As a child, Selma had sometimes imagined a painted portrait of herself, a mousy, uninteresting creature— The Girl in the Front Row With Her Hand Up. She had begun as a prodigy, a child who read at two, and kept reading, learning, studying, calculating, and here she was, a master researcher.
Catching sight of her reflection in the big shiny surface of the window overlooking the ocean, there she was, a small—perhaps compact—middle-aged—no fudging about that—woman, wearing a tie-dyed T-shirt and khaki pants. Well, these were Japanese gardening pants, and stylish.

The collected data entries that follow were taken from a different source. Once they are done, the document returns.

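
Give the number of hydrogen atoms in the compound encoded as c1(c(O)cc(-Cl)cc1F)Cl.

Hydrogens are implicit in SMILES; fill each atom to its normal valence:
  4 × C (aromatic): no H
  2 × C (aromatic): 1 H each → 2
  2 × Cl: no H
  1 × F: no H
  1 × O: 1 H
  Total hydrogens = 3.

3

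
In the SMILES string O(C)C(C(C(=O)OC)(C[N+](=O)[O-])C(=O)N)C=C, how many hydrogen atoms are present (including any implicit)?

Hydrogens are implicit in SMILES; fill each atom to its normal valence:
  5 × O: no H
  3 × C: no H
  2 × C: 3 H each → 6
  2 × C: 2 H each → 4
  2 × C: 1 H each → 2
  1 × N: 2 H
  1 × N (charge +1): no H
  1 × O (charge -1): no H
  Total hydrogens = 14.

14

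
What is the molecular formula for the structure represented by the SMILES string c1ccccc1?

Heavy atoms from the SMILES: 6 C.
Implicit hydrogens by atom environment:
  6 × C (aromatic): 1 H each → 6
  Total hydrogens = 6.
Molecular formula: C6H6

C6H6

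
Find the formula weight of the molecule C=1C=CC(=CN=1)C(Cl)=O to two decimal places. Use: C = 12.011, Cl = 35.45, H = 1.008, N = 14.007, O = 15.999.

141.55

Molecular formula: C6H4ClNO.
M = 6×12.011 + 1×35.45 + 4×1.008 + 1×14.007 + 1×15.999 = 141.55 g/mol.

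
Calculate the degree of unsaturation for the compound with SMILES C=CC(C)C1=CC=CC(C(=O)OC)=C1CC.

Molecular formula from the SMILES: C14H18O2.
DoU = (2C + 2 + N − H − X)/2 = (2·14 + 2 + 0 − 18 − 0)/2 = 12/2 = 6.
(Structurally: 1 ring(s) + 5 π bond(s) = 6.)

6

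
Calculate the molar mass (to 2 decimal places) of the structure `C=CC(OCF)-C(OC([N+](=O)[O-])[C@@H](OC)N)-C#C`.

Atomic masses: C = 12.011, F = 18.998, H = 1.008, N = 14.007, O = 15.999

Molecular formula: C10H15FN2O5.
M = 10×12.011 + 1×18.998 + 15×1.008 + 2×14.007 + 5×15.999 = 262.24 g/mol.

262.24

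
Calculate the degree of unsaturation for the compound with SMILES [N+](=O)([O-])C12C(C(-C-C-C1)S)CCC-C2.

3

Molecular formula from the SMILES: C10H17NO2S.
DoU = (2C + 2 + N − H − X)/2 = (2·10 + 2 + 1 − 17 − 0)/2 = 6/2 = 3.
(Structurally: 2 ring(s) + 1 π bond(s) = 3.)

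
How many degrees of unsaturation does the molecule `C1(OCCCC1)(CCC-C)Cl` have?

Molecular formula from the SMILES: C9H17ClO.
DoU = (2C + 2 + N − H − X)/2 = (2·9 + 2 + 0 − 17 − 1)/2 = 2/2 = 1.
(Structurally: 1 ring(s) + 0 π bond(s) = 1.)

1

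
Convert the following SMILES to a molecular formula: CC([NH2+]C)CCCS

Heavy atoms from the SMILES: 6 C, 1 N, 1 S.
Implicit hydrogens by atom environment:
  3 × C: 2 H each → 6
  2 × C: 3 H each → 6
  1 × C: 1 H
  1 × N (charge +1): 2 H
  1 × S: 1 H
  Total hydrogens = 16.
Net charge +1.
Molecular formula: C6H16NS+

C6H16NS+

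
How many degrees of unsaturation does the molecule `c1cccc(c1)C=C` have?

5

Molecular formula from the SMILES: C8H8.
DoU = (2C + 2 + N − H − X)/2 = (2·8 + 2 + 0 − 8 − 0)/2 = 10/2 = 5.
(Structurally: 1 ring(s) + 4 π bond(s) = 5.)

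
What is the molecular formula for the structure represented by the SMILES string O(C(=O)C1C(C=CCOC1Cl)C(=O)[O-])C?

C9H10ClO5-

Heavy atoms from the SMILES: 9 C, 1 Cl, 5 O.
Implicit hydrogens by atom environment:
  5 × C: 1 H each → 5
  4 × O: no H
  2 × C: no H
  1 × C: 3 H
  1 × C: 2 H
  1 × Cl: no H
  1 × O (charge -1): no H
  Total hydrogens = 10.
Net charge -1.
Molecular formula: C9H10ClO5-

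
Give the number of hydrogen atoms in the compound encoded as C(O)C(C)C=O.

8

Hydrogens are implicit in SMILES; fill each atom to its normal valence:
  2 × C: 1 H each → 2
  1 × C: 3 H
  1 × C: 2 H
  1 × O: 1 H
  1 × O: no H
  Total hydrogens = 8.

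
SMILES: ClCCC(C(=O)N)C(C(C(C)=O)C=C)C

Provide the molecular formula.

C11H18ClNO2

Heavy atoms from the SMILES: 11 C, 1 Cl, 1 N, 2 O.
Implicit hydrogens by atom environment:
  4 × C: 1 H each → 4
  3 × C: 2 H each → 6
  2 × C: 3 H each → 6
  2 × C: no H
  2 × O: no H
  1 × Cl: no H
  1 × N: 2 H
  Total hydrogens = 18.
Molecular formula: C11H18ClNO2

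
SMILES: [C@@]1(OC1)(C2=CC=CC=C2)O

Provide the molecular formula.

Heavy atoms from the SMILES: 8 C, 2 O.
Implicit hydrogens by atom environment:
  5 × C (aromatic): 1 H each → 5
  1 × C: 2 H
  1 × C: no H
  1 × C (aromatic): no H
  1 × O: 1 H
  1 × O: no H
  Total hydrogens = 8.
Molecular formula: C8H8O2

C8H8O2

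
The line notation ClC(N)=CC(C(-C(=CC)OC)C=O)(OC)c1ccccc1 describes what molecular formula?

C16H20ClNO3

Heavy atoms from the SMILES: 16 C, 1 Cl, 1 N, 3 O.
Implicit hydrogens by atom environment:
  5 × C (aromatic): 1 H each → 5
  4 × C: 1 H each → 4
  3 × C: 3 H each → 9
  3 × C: no H
  3 × O: no H
  1 × C (aromatic): no H
  1 × Cl: no H
  1 × N: 2 H
  Total hydrogens = 20.
Molecular formula: C16H20ClNO3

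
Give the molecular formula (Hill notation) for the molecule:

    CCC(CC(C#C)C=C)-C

Heavy atoms from the SMILES: 10 C.
Implicit hydrogens by atom environment:
  4 × C: 1 H each → 4
  3 × C: 2 H each → 6
  2 × C: 3 H each → 6
  1 × C: no H
  Total hydrogens = 16.
Molecular formula: C10H16

C10H16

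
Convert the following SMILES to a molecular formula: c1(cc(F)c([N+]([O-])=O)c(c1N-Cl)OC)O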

She had been working for Sam and Remi Fargo for quite some time now. They had hired her right after they had sold their company but before they had built this house. Remi had said, “We need somebody to help us do research.”
“On what?” asked Selma.
Remi answered, “On questions. On anything and everything. History, archaeology, languages, oceanography, meteorology, computer science, biology, medicine, physics, games. We want somebody who will hear a question and devise ways to answer it.”
“I do that,” she’d said. “I’ve studied many of those fields myself, and taught a few. When I worked as a reference librarian, I picked up some sources and know many experts on the others. I’ll take the job.”
Sam said, “You don’t even know the salary yet.”
“You don’t either,” she’d said. “I’ll accept minimum wage for three probationary months and then you can name the figure. I assure you, it will be much higher than you know. You’ll be much more appreciative then than you are now.”
She had never been less than delighted that she’d chosen to work for the Fargos. It was as though she had never looked for a job but instead was to be paid for being a good Selma. She even helped Sam and Remi plan this house. She had researched architecture and architects, materials and sustainable design, and because she had already studied Sam and Remi she could remind them of things they liked and would need space to accommodate. She had also explained what was necessary for a first-rate research facility.
The telephone rang, and she considered letting Pete or Wendy, her junior researchers, pick it up. The idea lasted a half second before she became, as always, the victim of her own intense curiosity. “Hello. This is the Fargo residence. Selma Wondrash speaking.”
“Selma!” came the voice. “Meine Liebe, wo sind Ihr Chef und seine schöne Frau?”
“Herr Doktor Fischer. Sie sind tauchen im Golf von Mexiko.”
“Your German is better every day. I’ve made a fascinating discovery and I’d like to discuss it with Remi and Sam. Is there any way I can reach them right away?”